Aquella noche mi almohada quedó empapada de lágrimas amargas.
Mi mejor amiga era Marta. Todo le salía bien: marido, hija, estabilidad económica. Yo le envidiaba. Su marido, Manuel, no me interesaba. Solía ir a su casa y él pasaba desapercibido. Un día, Marta, entre sollozos, me confesó:
Inés, estoy enamorada. Perdí la cabeza. Es un hombre casado con dos hijos.
Yo le dije:
Olvídalo, Marta. No destruyas tu familia ni la ajena. ¿Qué te falta? El amor no se compra. No te metas con un hombre casado, que al final solo te quedas sin nada.
Marta rompió a llorar:
No puedo vivir sin Diego, me ahogo. ¡Estoy dispuesta a dejarlo todo y volar a sus brazos!
Yo intenté detenerla, pero ella ya no escuchaba. Desde entonces dejó de llamarme.
Un día, inesperadamente, apareció Manuel:
Hola, Inés. ¿Cómo vas? ¿Aún sin casarte?
Hola. No hay prisa, el matrimonio llega cuando debe. ¿Qué te trae por aquí? respondí sin saber qué decir.
Marta me dejó suspiró.
Sentí lástima por el hombre abandonado y pasamos la noche hablando. Al día siguiente despertamos abrazados; Manuel se quedó conmigo seis meses. Para mí fue felicidad. No entendía cómo Marta había dejado a un hombre tan perfecto por otro. Sin embargo, Manuel nunca me pidió matrimonio y, como llegó, se fue. En el trabajo conoció a una colega siete años mayor, con una hija adolescente, y se casó con ella. Lleva ya veinte años de matrimonio.
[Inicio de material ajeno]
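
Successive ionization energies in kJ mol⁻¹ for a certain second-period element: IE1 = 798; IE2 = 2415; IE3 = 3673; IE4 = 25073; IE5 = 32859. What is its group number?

Look for the largest jump between consecutive ionization energies: IE4/IE3 ≈ 6.8, far larger than any earlier ratio.
That jump marks the point where a core electron is being removed. So the atom has 3 valence electrons.
A main-group element with 3 valence electrons is in group 13.

Group 13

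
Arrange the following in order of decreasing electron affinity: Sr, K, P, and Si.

Electron affinity generally becomes more exothermic across a period toward the halogens and less exothermic down a group.
These span different periods and groups, so the two trends combine.
K > Sr: period and group pull opposite ways; the down-group shift dominates (48 vs 5 kJ/mol).
P > K: relative to K, both the across-period and down-group shifts push P's electron affinity up.
Si > P: this pair runs against the simple trend — see the exception note.
Note the exception: Si has a higher electron affinity than P, contrary to the simple trend — adding an electron to P's half-filled 3p³ is unfavourable, so Si (3p²) has the more exothermic EA.
Approximate values (kJ/mol): Si 134, P 72, K 48, Sr 5.
So from highest to lowest: Si > P > K > Sr.

Si, P, K, Sr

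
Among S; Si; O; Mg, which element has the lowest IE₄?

Si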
Marta, por su parte, se casó con Diego; dicen que su amor es de película. Yo no creo en la impunidad del amor robado; dos familias sufrieron por esa pasión ilícita. No he vuelto a ver a mi antigua amiga en más de veinte años.
¿Y yo? He curado alas rotas, heridas y corazones cansados. Los hombres, tras pasar por mí, vuelven a sus esposas como pájaros al nido. El tiempo no se detiene.
Como decía mi abuela:
Cualquier niña, cuando llega su hora, se marchita.
Llegó la mía. Las carruseles de la vida dejaron de girar. Los príncipes dejaron de tocar la puerta de mi ventana. Adopté un gato de raza, el único con quien compartir charlas de alma. Sigo soltera, sin hijos, sin que nada haya salido como esperaba.